Check (this) please: supply v. demand
Fine dining restaurants backed by big bucks have proliferated on the local dining scene. Is it only a matter of time before there’s a lower price-per-entrée correction?
There’s been a spate of new heavy-hitter restaurants, like Jean Georges Vongerichten’s restaurant at the Chambers Hotel, that have opened in the past year in the Twin Cities. Plus, the horizon hosts a whole new slew of restaurants that are scheduled to open over the next year or so, including several yet-to-be-determined restaurants that will open in other boutique and upscale hotels currently being constructed, like the new W in downtown Minneapolis or the new Graves hotel in Uptown.
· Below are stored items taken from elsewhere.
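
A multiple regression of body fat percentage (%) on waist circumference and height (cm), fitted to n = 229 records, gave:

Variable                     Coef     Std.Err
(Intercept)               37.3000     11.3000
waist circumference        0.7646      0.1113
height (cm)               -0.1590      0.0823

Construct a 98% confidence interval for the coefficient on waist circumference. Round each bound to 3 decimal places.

Read off: b = 0.7646, SE = 0.1113 for waist circumference.
df = n − k − 1 = 229 − 2 − 1 = 226.
t* = t_{0.01, 226} = 2.342961.
Margin = t* × SE = 2.342961 × 0.1113 = 0.26077.
CI: 0.7646 ± 0.26077 → (0.504, 1.025).

(0.504, 1.025)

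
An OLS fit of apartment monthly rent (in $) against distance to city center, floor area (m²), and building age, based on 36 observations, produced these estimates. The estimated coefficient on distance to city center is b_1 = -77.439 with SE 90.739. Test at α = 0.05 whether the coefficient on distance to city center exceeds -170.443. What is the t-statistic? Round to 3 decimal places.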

These establishments share some common traits, including backers who’ll help construct a concept for each of the hotels as well as what would seem obvious—the need to be supported by a thriving dining community who want a particular type of experience.
Let’s take the first one, first. One glance through restaurant trade publications—or simply lifting your head and looking around at the scenes unfolding in cities across the nation—reveals that the Twin Cities isn’t alone. In fact, these local arrivals of high-profile, well-financed restaurants are likely mirroring a national trend. Why, just this week Rick Tramonto and Gale Gand, the owners of Chicago’s highly acclaimed Tru, announced that their venture, Cenitare Restaurants, would be joining forces with a small group of real estate partners to form a new group called The Crescendo Cos., which has “coast-to-coast development capabilities,” the aim of which is to open “upscale restaurant concepts” according to Nations Restaurant News. Theirs is a far cry from the only chef-backed restaurant group that’s taking the food world by storm. Starwood Capital (which is backing a hotel and condo project that’s also under construction in downtown Minneapolis) bought B.R. Guest and plans to begin stamping cookie-cutters—oops, I mean developing restaurant concepts—across the United States as well.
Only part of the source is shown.